Pertanyaannya kemudian, mampukah dan maukah pemerintah di bawah Susilo Bambang Yudhoyono pada tahun 2008 dan pemerintah pada pasca-Pemilu 2009 nanti mengubah bentuk dan susunan kabinet demi lancarnya implementasi RAN Mapi dengan tujuan menyejahterakan masyarakat, terutama masyarakat yang rentan terhadap dampak negatif perubahan iklim?

Jika kita menengok sejarah tentang bagaimana pemerintahan dijalankan di negeri ini, kita patut ragu. Pemerintah biasanya bersikap reaktif atas sebuah persoalan. Bagaimana pula untuk isu perubahan iklim yang terasa amat jauh di depan dan tidak terlihat jelas dampaknya?

Soal menjalankan RAN Mapi, Kepala Pusat Penelitian dan Pengembangan Badan Meteorologi dan Geofisika (BMG) Mezak A Ratag menegaskan, "Perlu dibentuk suatu badan nasional untuk perubahan iklim. Badan itu harus melibatkan semua ilmuwan dari berbagai bidang keilmuan. Meteorologi, klimatologi, kelautan dan atmosfer, serta bidang-bidang lainnya sehingga kita bisa melihat persoalan perubahan iklim ini secara holistik, tidak sepotong-potong."

Langkah itu untuk menjembatani hasil Panel Antarpemerintah mengenai Perubahan Iklim (IPCC) dengan kondisi di Indonesia, sebab tampak beberapa kelemahan pada cara kerja IPCC. Pada awalnya mereka hanya mengambil tulisan-tulisan ilmiah dari jurnal internasional. "Akibatnya, perwakilan dari negara berkembang sangat minim, padahal negara-negara itulah yang bakal mendapat dampak paling besar," ujarnya merujuk pada negara-negara Pasifik, Afrika dan Indonesia.

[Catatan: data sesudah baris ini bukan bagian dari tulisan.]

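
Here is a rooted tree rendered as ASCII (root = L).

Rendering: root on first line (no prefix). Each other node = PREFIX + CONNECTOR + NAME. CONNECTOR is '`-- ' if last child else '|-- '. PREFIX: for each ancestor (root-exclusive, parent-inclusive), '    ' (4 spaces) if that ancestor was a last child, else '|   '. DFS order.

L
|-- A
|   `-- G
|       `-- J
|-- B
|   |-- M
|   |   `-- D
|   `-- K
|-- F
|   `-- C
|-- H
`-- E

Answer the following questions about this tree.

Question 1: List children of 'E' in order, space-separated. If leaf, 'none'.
Node E's children (from adjacency): (leaf)

Answer: none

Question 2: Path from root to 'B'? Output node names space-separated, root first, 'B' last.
Walk down from root: L -> B

Answer: L B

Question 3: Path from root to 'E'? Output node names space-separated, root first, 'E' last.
Answer: L E

Derivation:
Walk down from root: L -> E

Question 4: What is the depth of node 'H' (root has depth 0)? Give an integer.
Answer: 1

Derivation:
Path from root to H: L -> H
Depth = number of edges = 1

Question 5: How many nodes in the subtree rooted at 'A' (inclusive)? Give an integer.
Answer: 3

Derivation:
Subtree rooted at A contains: A, G, J
Count = 3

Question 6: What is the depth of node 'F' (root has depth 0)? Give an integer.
Path from root to F: L -> F
Depth = number of edges = 1

Answer: 1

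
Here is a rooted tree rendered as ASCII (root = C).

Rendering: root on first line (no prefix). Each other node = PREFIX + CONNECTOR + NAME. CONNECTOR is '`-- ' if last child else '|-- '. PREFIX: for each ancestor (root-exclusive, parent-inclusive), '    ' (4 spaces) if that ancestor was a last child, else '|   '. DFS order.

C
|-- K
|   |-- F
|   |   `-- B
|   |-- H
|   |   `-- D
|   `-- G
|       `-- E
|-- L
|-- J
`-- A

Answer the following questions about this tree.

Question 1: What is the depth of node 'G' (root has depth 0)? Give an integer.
Answer: 2

Derivation:
Path from root to G: C -> K -> G
Depth = number of edges = 2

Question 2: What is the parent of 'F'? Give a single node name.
Scan adjacency: F appears as child of K

Answer: K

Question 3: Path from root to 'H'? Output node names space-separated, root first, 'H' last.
Answer: C K H

Derivation:
Walk down from root: C -> K -> H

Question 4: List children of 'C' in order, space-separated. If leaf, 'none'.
Answer: K L J A

Derivation:
Node C's children (from adjacency): K, L, J, A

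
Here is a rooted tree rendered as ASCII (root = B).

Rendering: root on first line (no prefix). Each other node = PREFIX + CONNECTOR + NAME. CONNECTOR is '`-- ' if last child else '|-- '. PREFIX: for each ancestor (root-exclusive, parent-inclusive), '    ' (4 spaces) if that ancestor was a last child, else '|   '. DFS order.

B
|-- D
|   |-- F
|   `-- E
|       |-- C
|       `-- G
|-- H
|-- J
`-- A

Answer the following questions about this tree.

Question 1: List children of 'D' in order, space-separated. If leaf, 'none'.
Answer: F E

Derivation:
Node D's children (from adjacency): F, E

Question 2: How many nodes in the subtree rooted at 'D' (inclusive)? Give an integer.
Answer: 5

Derivation:
Subtree rooted at D contains: C, D, E, F, G
Count = 5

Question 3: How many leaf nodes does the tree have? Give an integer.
Answer: 6

Derivation:
Leaves (nodes with no children): A, C, F, G, H, J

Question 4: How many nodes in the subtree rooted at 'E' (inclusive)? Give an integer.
Subtree rooted at E contains: C, E, G
Count = 3

Answer: 3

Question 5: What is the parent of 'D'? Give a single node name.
Scan adjacency: D appears as child of B

Answer: B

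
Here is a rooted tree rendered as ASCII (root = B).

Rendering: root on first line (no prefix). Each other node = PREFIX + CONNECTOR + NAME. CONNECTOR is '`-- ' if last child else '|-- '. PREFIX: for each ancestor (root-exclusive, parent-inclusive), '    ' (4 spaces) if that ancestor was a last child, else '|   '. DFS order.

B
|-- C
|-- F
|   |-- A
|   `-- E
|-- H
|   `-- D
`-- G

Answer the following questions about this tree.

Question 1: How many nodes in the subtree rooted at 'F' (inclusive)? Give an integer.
Answer: 3

Derivation:
Subtree rooted at F contains: A, E, F
Count = 3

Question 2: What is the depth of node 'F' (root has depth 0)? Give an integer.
Path from root to F: B -> F
Depth = number of edges = 1

Answer: 1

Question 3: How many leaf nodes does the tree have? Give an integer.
Leaves (nodes with no children): A, C, D, E, G

Answer: 5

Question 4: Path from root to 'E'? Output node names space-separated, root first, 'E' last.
Walk down from root: B -> F -> E

Answer: B F E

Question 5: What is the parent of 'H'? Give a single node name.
Answer: B

Derivation:
Scan adjacency: H appears as child of B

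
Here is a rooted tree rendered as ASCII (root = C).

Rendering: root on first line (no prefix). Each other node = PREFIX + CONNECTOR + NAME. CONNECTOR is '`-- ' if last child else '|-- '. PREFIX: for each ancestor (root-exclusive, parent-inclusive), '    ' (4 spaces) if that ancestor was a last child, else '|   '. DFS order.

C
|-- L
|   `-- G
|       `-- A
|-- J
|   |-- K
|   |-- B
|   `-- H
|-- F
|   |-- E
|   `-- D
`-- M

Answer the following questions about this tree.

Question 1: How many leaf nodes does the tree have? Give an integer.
Answer: 7

Derivation:
Leaves (nodes with no children): A, B, D, E, H, K, M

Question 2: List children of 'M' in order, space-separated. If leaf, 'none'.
Node M's children (from adjacency): (leaf)

Answer: none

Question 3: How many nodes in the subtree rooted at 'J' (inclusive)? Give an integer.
Subtree rooted at J contains: B, H, J, K
Count = 4

Answer: 4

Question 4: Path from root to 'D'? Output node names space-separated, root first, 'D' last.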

Dari Indonesia ada tiga kontributor tulisan ilmiah, yaitu dari Dr Edvin Aldrian dari Badan Pengkajian dan Penerapan Teknologi (BPPT), Dr Daniel Murdiyarso dari Center for International Forestry Research (CIFOR) dan Dr Rizaldi Boer dari Laboratorium Klimatologi Geomet-FMIPA Institut Pertanian Bogor (IPB).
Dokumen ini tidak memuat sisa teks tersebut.